Top Stories from the Business pages of the International Herald Tribune,
Monday, March 6, 2000Tech Firms Fill Racing-Sponsor Void
By Brad Spurgeon International Herald Tribune
PARIS - When the Formula One season starts Sunday at the Australian Grand Prix in Melbourne, the joke about the world's most high-tech racing cars being cigarette packages on wheels will be heard a little less often.Just as the sport faces bans on its primary source of sponsorship -- cigarette makers -- technology companies are swarming in to fill the void.
While equipment partnerships between racing teams and technology companies go back decades, this winter saw the arrival of computer and telecommunications companies -- including Telefonica SA and Marconi PLC -- and even Internet companies such as MTCI of Japan and Yahoo Inc. as primary sponsors.
On Friday, the Arrows team announced a £70 million ($111 million) three-year deal with Orange PLC, the British mobile-telephone company.
But the biggest news came in January when Williams, one of the three most victorious teams, announced that it was dropping tobacco funding to take on Compaq Computer Corp. as title sponsor.
''We made a decision not to continue with tobacco sponsorship,'' said Jim Wright, head of marketing at Williams, ''because we felt that we couldn't see, six or eight years down the road, that this was going to be the right way for us to build financial stability for our company.''
Without tobacco, Mr.

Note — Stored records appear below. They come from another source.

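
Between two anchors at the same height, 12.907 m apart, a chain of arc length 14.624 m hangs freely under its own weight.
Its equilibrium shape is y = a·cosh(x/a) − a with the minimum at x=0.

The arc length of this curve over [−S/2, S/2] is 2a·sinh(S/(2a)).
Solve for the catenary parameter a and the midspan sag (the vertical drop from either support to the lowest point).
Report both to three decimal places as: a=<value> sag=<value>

a=7.363 sag=3.014

seed: a₀ = √(S³/(24(L−S))) = √(12.907³/(24·1.717)) = 7.223492
iter 1: u=0.893404  f(a)=+6.984e-02  f'(a)=-5.144e-01  a ← 7.223492 − (+6.984e-02/-5.144e-01) = 7.359252
iter 2: u=0.876923  f(a)=+2.018e-03  f'(a)=-4.851e-01  a ← 7.359252 − (+2.018e-03/-4.851e-01) = 7.363411
iter 3: u=0.876428  f(a)=+1.795e-06  f'(a)=-4.842e-01  a ← 7.363411 − (+1.795e-06/-4.842e-01) = 7.363415
iter 4: u=0.876428  f(a)=+1.423e-12  f'(a)=-4.842e-01  a ← 7.363415 − (+1.423e-12/-4.842e-01) = 7.363415
converged: |Δa| < 1e-12 after 4 iterations
sag = a·(cosh(S/(2a)) − 1) = 7.363415·(cosh(0.876428) − 1) = 3.013734
T_max/T_min = cosh(S/(2a)) = 1.409285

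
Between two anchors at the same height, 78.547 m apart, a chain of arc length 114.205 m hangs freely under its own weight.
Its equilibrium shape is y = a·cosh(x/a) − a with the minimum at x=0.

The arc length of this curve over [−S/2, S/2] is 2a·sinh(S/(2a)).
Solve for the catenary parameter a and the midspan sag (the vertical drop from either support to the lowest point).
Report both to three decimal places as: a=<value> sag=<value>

seed: a₀ = √(S³/(24(L−S))) = √(78.547³/(24·35.658)) = 23.796347
iter 1: u=1.650400  f(a)=+5.183e+00  f'(a)=-3.897e+00  a ← 23.796347 − (+5.183e+00/-3.897e+00) = 25.126537
iter 2: u=1.563029  f(a)=+4.664e-01  f'(a)=-3.224e+00  a ← 25.126537 − (+4.664e-01/-3.224e+00) = 25.271176
iter 3: u=1.554083  f(a)=+4.600e-03  f'(a)=-3.161e+00  a ← 25.271176 − (+4.600e-03/-3.161e+00) = 25.272631
iter 4: u=1.553993  f(a)=+4.573e-07  f'(a)=-3.160e+00  a ← 25.272631 − (+4.573e-07/-3.160e+00) = 25.272632
iter 5: u=1.553993  f(a)=-1.421e-14  f'(a)=-3.160e+00  a ← 25.272632 − (-1.421e-14/-3.160e+00) = 25.272632
converged: |Δa| < 1e-12 after 5 iterations
sag = a·(cosh(S/(2a)) − 1) = 25.272632·(cosh(1.553993) − 1) = 37.172556
T_max/T_min = cosh(S/(2a)) = 2.470862

a=25.273 sag=37.173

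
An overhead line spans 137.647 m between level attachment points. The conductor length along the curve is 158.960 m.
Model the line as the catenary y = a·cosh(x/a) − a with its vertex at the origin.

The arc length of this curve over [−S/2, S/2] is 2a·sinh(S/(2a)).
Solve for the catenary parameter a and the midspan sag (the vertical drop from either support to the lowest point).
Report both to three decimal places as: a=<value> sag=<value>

seed: a₀ = √(S³/(24(L−S))) = √(137.647³/(24·21.313)) = 71.403946
iter 1: u=0.963861  f(a)=+1.012e+00  f'(a)=-6.543e-01  a ← 71.403946 − (+1.012e+00/-6.543e-01) = 72.950943
iter 2: u=0.943422  f(a)=+3.383e-02  f'(a)=-6.112e-01  a ← 72.950943 − (+3.383e-02/-6.112e-01) = 73.006290
iter 3: u=0.942706  f(a)=+4.068e-05  f'(a)=-6.098e-01  a ← 73.006290 − (+4.068e-05/-6.098e-01) = 73.006357
iter 4: u=0.942706  f(a)=+5.903e-11  f'(a)=-6.098e-01  a ← 73.006357 − (+5.903e-11/-6.098e-01) = 73.006357
iter 5: u=0.942706  f(a)=-5.684e-14  f'(a)=-6.098e-01  a ← 73.006357 − (-5.684e-14/-6.098e-01) = 73.006357
converged: |Δa| < 1e-12 after 5 iterations
sag = a·(cosh(S/(2a)) − 1) = 73.006357·(cosh(0.942706) − 1) = 34.914904
T_max/T_min = cosh(S/(2a)) = 1.478245

a=73.006 sag=34.915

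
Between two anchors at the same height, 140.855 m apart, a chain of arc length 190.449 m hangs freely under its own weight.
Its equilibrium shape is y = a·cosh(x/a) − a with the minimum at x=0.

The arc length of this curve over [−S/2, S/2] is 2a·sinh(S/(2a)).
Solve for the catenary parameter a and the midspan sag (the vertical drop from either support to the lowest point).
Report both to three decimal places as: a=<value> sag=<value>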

Wright said, ''We're in the strongest sponsorship position that we've ever been in.''
To build a car, pay hundreds of employees and travel to the 17 races around the world, team budgets range from $50 million to $250 million per season. Tobacco sponsorship provides one-half to two-thirds of that sum. But tobacco advertising will be illegal for Formula One in 2006 in European Union countries, which hold 10 of the races.
While neither Williams nor Compaq would reveal figures, Sponsor News, a German Web site (www.sponsornews.de), reported that Compaq was paying $25 million although Williams had asked for $80 million. Williams would not confirm the figures, but Nav Sidhu, a spokesman for the team, said that $25 million was ''the lower end of the spectrum for a one-year principal sponsorship deal in F1.''
Many sports have recently turned to technology sponsorship, including yachting, hockey, soccer and football. But technology and Formula One are particularly well fitted.
''One of the reasons we've gone away from tobacco and gone toward information technology,'' Mr. Wright of Williams said, ''is because tobacco companies can only contribute cash. Technology companies can contribute cash and technology.''
Gabriele Zedlmayer, vice president of marketing communications at Compaq, said the company was working closely with Williams on providing technology for car design and race analysis.
''We are really in it for the long term,'' Mrs. Zedlmayer said, adding that the total period of their contract, with options, was five years. ''We're looking forward to bringing our technology to this car, and you can't do that in a few months.''
While five of the 11 teams in the sport now operate without tobacco sponsorship, all the teams have some form of technological sponsorship or partnership -- along with the decals to advertise them on the cars. This branding angle is itself part of the gradual change to nontobacco sponsorship as some sponsors no longer want to be associated with the increasingly negative image of tobacco.
Gavin Green, a director of public affairs at Ford Motor Co., said that when Jackie Stewart founded his team in 1997 with Ford as a principal partner, Jacques Nasser, then president of Ford's auto operations, stipulated that Ford would join the team only if it did not use tobacco sponsorship. Ford did not want to be associated with tobacco, Mr. Green said.
Most teams, however, while taking on technology sponsors, keep their traditional tobacco companies. Last month, Yahoo signed up with the Prost team as one of its three main sponsors, along with PSA Peugeot Citroen SA and Gauloises cigarettes.